Edge case: parabola that never crosses the x-axis
Quadratic: a = 1, b = 0, c = 9
The discriminant is -36, so the tool correctly flags no real roots. The vertex sits at (0, 9), meaning the lowest point of this upward parabola is still 9 units above the x-axis. This matters in optimization problems where you need to confirm a minimum exists above zero.
Small business owner modeling revenue growth
Exponential: a = 5000, b = 1.12, x = 5
f(5) = 8,811.71, meaning if revenue grows at 12% per period starting at $5,000, it reaches roughly $8,812 by period 5. The y-intercept confirms the starting value, and the base above 1 confirms this is growth not decay — something easy to misread from raw data.
Expert Unlock
The thing most explanations skip

The quadratic formula assumes the equation is fully expanded into standard form. If your equation comes from factored form — like (x - 3)(x + 2) — multiplying it out first is mandatory, not optional. Feeding factored coefficients directly into the a, b, c fields as if they were standard form is a silent error this tool cannot detect. At the edges, extremely large coefficients combined with small discriminants produce catastrophic cancellation in floating-point arithmetic — the formula subtracts nearly equal numbers, losing precision. In those cases, the numerically stable alternative is the Citardauq formula: compute roots as 2c / (-b ± √(b² - 4ac)) for the smaller root.

What do these function properties actually tell you?

How do I find the vertex of a quadratic equation?
The vertex x-coordinate is -b divided by 2a. Plug that back into the equation to get the y-coordinate. For f(x) = x² - 6x + 8, the vertex is at x = 3, y = -1 — the lowest point of the parabola. This is the minimum (or maximum if a is negative) of the function.
What does it mean when a quadratic has no real roots?
It means the parabola never crosses the x-axis. The discriminant (b² - 4ac) is negative, so the solutions involve imaginary numbers.
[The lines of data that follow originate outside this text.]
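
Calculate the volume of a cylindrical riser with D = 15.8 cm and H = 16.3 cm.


Formula: V = pi * (D/2)^2 * H  (cylinder volume)
Radius = D/2 = 15.8/2 = 7.9 cm
V = pi * 7.9^2 * 16.3 = 3195.8888 cm^3

Answer: 3195.8888 cm^3


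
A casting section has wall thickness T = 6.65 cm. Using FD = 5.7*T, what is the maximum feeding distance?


Formula: FD = 5.7 * T  (riser feeding-distance rule)
FD = 5.7 * 6.65 cm = 37.9050 cm

Final answer: 37.9050 cm


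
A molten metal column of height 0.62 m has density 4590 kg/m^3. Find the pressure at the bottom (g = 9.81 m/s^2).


Formula: P = rho * g * h
rho * g = 4590 * 9.81 = 45027.9 N/m^3
P = 45027.9 * 0.62 = 27917.2980 Pa

Final answer: 27917.2980 Pa


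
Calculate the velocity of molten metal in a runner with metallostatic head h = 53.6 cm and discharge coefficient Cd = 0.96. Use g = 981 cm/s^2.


Formula: v = Cd * sqrt(2 * g * h)  (Torricelli with discharge coefficient)
2*g*h = 2 * 981 * 53.6 = 105163.2 cm^2/s^2
sqrt(105163.2) = 324.28876 cm/s
v = 0.96 * 324.28876 = 311.3172 cm/s

Final answer: 311.3172 cm/s


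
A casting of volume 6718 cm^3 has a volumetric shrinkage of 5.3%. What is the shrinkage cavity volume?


Formula: V_shrink = V_casting * shrinkage_pct / 100
V_shrink = 6718 cm^3 * 5.3 / 100 = 356.0540 cm^3

356.0540 cm^3


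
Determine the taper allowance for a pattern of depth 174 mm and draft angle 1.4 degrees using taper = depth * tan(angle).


Formula: taper = depth * tan(draft_angle)
tan(1.4 deg) = 0.0244395
taper = 174 mm * 0.0244395 = 4.2525 mm


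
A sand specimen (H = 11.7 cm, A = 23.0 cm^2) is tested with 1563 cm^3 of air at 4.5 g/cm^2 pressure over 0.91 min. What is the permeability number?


Formula: Permeability Number P = (V * H) / (p * A * t)
Numerator: V * H = 1563 * 11.7 = 18287.1
Denominator: p * A * t = 4.5 * 23.0 * 0.91 = 94.185
P = 18287.1 / 94.185 = 194.1615


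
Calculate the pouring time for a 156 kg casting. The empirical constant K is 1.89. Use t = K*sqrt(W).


Formula: t = K * sqrt(W)
sqrt(W) = sqrt(156) = 12.49000
t = 1.89 * 12.49000 = 23.6061 s

Final answer: 23.6061 s


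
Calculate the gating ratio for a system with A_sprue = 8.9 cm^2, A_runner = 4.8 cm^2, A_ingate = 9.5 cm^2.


Sprue:Runner:Ingate = 1 : 4.8/8.9 : 9.5/8.9 = 1:0.54:1.07

Answer: 1:0.54:1.07


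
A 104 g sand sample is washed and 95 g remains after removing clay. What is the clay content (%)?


Formula: Clay% = (W_total - W_washed) / W_total * 100
Clay mass = 104 - 95 = 9 g
Clay% = 9 / 104 * 100 = 8.6538%

8.6538%


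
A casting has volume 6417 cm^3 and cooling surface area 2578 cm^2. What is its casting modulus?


Formula: Casting Modulus M = V / A
M = 6417 cm^3 / 2578 cm^2 = 2.4891 cm

Final answer: 2.4891 cm


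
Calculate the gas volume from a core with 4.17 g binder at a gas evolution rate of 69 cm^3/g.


Formula: V_gas = W_binder * gas_evolution_rate
V = 4.17 g * 69 cm^3/g = 287.7300 cm^3

287.7300 cm^3


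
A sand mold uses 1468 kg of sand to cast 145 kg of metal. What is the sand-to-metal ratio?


Formula: Sand-to-Metal Ratio = W_sand / W_metal
Ratio = 1468 kg / 145 kg = 10.1241

10.1241


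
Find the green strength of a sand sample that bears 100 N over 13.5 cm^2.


Formula: Compressive Strength = Force / Area
Strength = 100 N / 13.5 cm^2 = 7.4074 N/cm^2

Answer: 7.4074 N/cm^2


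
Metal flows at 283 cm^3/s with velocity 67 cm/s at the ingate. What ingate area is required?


Formula: A_ingate = Q / v  (continuity equation)
A = 283 cm^3/s / 67 cm/s = 4.2239 cm^2

Answer: 4.2239 cm^2


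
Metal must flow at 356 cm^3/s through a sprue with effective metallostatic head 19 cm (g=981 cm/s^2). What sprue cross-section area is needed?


Formula: v = sqrt(2*g*h), A = Q/v
Velocity: v = sqrt(2 * 981 * 19) = sqrt(37278) = 193.0751 cm/s
Sprue area: A = Q / v = 356 / 193.0751 = 1.8438 cm^2

1.8438 cm^2


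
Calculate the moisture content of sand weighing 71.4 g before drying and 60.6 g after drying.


Formula: MC = (W_wet - W_dry) / W_wet * 100
Water mass = 71.4 - 60.6 = 10.8 g
MC = 10.8 / 71.4 * 100 = 15.1261%

Answer: 15.1261%


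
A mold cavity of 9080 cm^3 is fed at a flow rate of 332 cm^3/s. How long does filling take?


Formula: t_fill = V_mold / Q_flow
t = 9080 cm^3 / 332 cm^3/s = 27.3494 s

Answer: 27.3494 s


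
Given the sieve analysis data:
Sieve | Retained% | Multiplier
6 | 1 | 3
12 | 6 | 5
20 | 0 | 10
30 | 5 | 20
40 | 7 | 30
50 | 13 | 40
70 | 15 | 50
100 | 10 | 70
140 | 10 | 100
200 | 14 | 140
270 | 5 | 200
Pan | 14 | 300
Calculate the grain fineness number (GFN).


Formula: GFN = sum(pct * multiplier) / sum(pct)
sum(pct * multiplier) = 10473
sum(pct) = 100
GFN = 10473 / 100 = 104.73


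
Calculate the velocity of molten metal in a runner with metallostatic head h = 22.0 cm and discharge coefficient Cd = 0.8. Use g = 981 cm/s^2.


Formula: v = Cd * sqrt(2 * g * h)  (Torricelli with discharge coefficient)
2*g*h = 2 * 981 * 22.0 = 43164.0 cm^2/s^2
sqrt(43164.0) = 207.75948 cm/s
v = 0.8 * 207.75948 = 166.2076 cm/s


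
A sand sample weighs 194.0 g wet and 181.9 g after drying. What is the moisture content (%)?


Formula: MC = (W_wet - W_dry) / W_wet * 100
Water mass = 194.0 - 181.9 = 12.1 g
MC = 12.1 / 194.0 * 100 = 6.2371%

Final answer: 6.2371%


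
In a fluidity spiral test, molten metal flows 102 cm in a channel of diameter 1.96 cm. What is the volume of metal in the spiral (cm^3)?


Formula: V = pi * (d/2)^2 * L  (cylinder volume)
Radius = 1.96/2 = 0.98 cm
V = pi * 0.98^2 * 102 = 307.7529 cm^3

307.7529 cm^3


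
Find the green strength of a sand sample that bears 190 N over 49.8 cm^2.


Formula: Compressive Strength = Force / Area
Strength = 190 N / 49.8 cm^2 = 3.8153 N/cm^2


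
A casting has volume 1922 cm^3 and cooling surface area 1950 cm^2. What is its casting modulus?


Formula: Casting Modulus M = V / A
M = 1922 cm^3 / 1950 cm^2 = 0.9856 cm

Final answer: 0.9856 cm


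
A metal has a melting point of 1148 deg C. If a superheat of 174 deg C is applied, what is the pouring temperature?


Formula: T_pour = T_melt + Superheat
T_pour = 1148 + 174 = 1322 deg C

1322 deg C


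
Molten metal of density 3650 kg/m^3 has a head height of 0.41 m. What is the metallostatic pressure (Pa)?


Formula: P = rho * g * h
rho * g = 3650 * 9.81 = 35806.5 N/m^3
P = 35806.5 * 0.41 = 14680.6650 Pa


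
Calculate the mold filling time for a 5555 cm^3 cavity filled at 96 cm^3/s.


Formula: t_fill = V_mold / Q_flow
t = 5555 cm^3 / 96 cm^3/s = 57.8646 s

57.8646 s


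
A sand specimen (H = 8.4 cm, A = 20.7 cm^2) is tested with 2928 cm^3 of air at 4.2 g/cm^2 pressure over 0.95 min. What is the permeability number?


Formula: Permeability Number P = (V * H) / (p * A * t)
Numerator: V * H = 2928 * 8.4 = 24595.2
Denominator: p * A * t = 4.2 * 20.7 * 0.95 = 82.593
P = 24595.2 / 82.593 = 297.7879


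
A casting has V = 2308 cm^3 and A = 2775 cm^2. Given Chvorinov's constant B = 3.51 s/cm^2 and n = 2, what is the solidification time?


Formula: t_s = B * (V/A)^n  (Chvorinov's rule, n=2)
Modulus M = V/A = 2308/2775 = 0.831712 cm
M^2 = 0.831712^2 = 0.691745 cm^2
t_s = 3.51 * 0.691745 = 2.4280 s

Answer: 2.4280 s


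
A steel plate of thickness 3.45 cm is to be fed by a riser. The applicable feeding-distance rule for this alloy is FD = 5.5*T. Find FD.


Formula: FD = 5.5 * T  (riser feeding-distance rule)
FD = 5.5 * 3.45 cm = 18.9750 cm


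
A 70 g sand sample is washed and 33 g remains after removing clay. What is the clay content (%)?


Formula: Clay% = (W_total - W_washed) / W_total * 100
Clay mass = 70 - 33 = 37 g
Clay% = 37 / 70 * 100 = 52.8571%

Final answer: 52.8571%


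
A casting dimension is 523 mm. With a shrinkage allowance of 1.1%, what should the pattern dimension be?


Formula: L_pattern = L_casting * (1 + shrinkage_rate/100)
Shrinkage factor = 1 + 1.1/100 = 1.011
L_pattern = 523 mm * 1.011 = 528.7530 mm

528.7530 mm


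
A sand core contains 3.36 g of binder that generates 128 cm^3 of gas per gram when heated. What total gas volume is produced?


Formula: V_gas = W_binder * gas_evolution_rate
V = 3.36 g * 128 cm^3/g = 430.0800 cm^3

Final answer: 430.0800 cm^3


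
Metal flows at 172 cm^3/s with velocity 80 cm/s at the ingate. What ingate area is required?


Formula: A_ingate = Q / v  (continuity equation)
A = 172 cm^3/s / 80 cm/s = 2.1500 cm^2

Final answer: 2.1500 cm^2


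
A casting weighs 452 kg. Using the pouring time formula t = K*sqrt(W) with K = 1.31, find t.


Formula: t = K * sqrt(W)
sqrt(W) = sqrt(452) = 21.26029
t = 1.31 * 21.26029 = 27.8510 s

27.8510 s


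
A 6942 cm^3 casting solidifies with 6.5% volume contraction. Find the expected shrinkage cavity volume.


Formula: V_shrink = V_casting * shrinkage_pct / 100
V_shrink = 6942 cm^3 * 6.5 / 100 = 451.2300 cm^3

Final answer: 451.2300 cm^3


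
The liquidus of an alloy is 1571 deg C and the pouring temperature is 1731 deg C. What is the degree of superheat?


Formula: Superheat = T_pour - T_melt
Superheat = 1731 - 1571 = 160 deg C

Answer: 160 deg C


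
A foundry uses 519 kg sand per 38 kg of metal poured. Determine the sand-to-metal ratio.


Formula: Sand-to-Metal Ratio = W_sand / W_metal
Ratio = 519 kg / 38 kg = 13.6579

Answer: 13.6579


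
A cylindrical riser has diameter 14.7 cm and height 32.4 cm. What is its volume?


Formula: V = pi * (D/2)^2 * H  (cylinder volume)
Radius = D/2 = 14.7/2 = 7.35 cm
V = pi * 7.35^2 * 32.4 = 5498.8207 cm^3


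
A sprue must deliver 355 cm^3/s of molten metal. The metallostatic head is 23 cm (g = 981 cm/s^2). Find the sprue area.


Formula: v = sqrt(2*g*h), A = Q/v
Velocity: v = sqrt(2 * 981 * 23) = sqrt(45126) = 212.4288 cm/s
Sprue area: A = Q / v = 355 / 212.4288 = 1.6711 cm^2

1.6711 cm^2


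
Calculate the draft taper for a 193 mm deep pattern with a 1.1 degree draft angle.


Formula: taper = depth * tan(draft_angle)
tan(1.1 deg) = 0.0192010
taper = 193 mm * 0.0192010 = 3.7058 mm

Answer: 3.7058 mm


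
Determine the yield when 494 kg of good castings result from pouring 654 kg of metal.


Formula: Casting Yield = (W_good / W_total) * 100
Yield = (494 kg / 654 kg) * 100 = 75.5352%

Answer: 75.5352%


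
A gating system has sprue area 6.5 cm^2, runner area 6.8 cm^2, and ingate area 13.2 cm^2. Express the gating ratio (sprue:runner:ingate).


Sprue:Runner:Ingate = 1 : 6.8/6.5 : 13.2/6.5 = 1:1.05:2.03


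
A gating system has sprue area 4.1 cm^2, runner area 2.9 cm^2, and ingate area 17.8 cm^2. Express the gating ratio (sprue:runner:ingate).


Sprue:Runner:Ingate = 1 : 2.9/4.1 : 17.8/4.1 = 1:0.71:4.34

Answer: 1:0.71:4.34


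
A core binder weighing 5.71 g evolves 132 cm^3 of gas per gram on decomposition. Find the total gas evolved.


Formula: V_gas = W_binder * gas_evolution_rate
V = 5.71 g * 132 cm^3/g = 753.7200 cm^3


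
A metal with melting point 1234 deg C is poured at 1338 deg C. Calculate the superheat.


Formula: Superheat = T_pour - T_melt
Superheat = 1338 - 1234 = 104 deg C

Answer: 104 deg C


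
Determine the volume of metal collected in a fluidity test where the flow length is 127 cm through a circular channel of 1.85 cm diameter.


Formula: V = pi * (d/2)^2 * L  (cylinder volume)
Radius = 1.85/2 = 0.925 cm
V = pi * 0.925^2 * 127 = 341.3792 cm^3

341.3792 cm^3


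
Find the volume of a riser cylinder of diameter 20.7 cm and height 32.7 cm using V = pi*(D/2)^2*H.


Formula: V = pi * (D/2)^2 * H  (cylinder volume)
Radius = D/2 = 20.7/2 = 10.35 cm
V = pi * 10.35^2 * 32.7 = 11004.7030 cm^3

Final answer: 11004.7030 cm^3


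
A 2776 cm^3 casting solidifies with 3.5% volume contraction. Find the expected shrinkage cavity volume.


Formula: V_shrink = V_casting * shrinkage_pct / 100
V_shrink = 2776 cm^3 * 3.5 / 100 = 97.1600 cm^3


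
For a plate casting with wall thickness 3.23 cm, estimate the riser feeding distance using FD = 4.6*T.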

In practical terms — if modeling a physical situation — it often means the scenario you are testing never happens, like a ball that never lands.
Can I use this tool to graph trig functions like sin or cos?
This tool covers quadratic, linear, and exponential functions only. Trigonometric functions have a different structure and require separate handling of period, amplitude, and phase shift. For sin and cos, look for a dedicated trig graphing tool where those parameters are explicit inputs.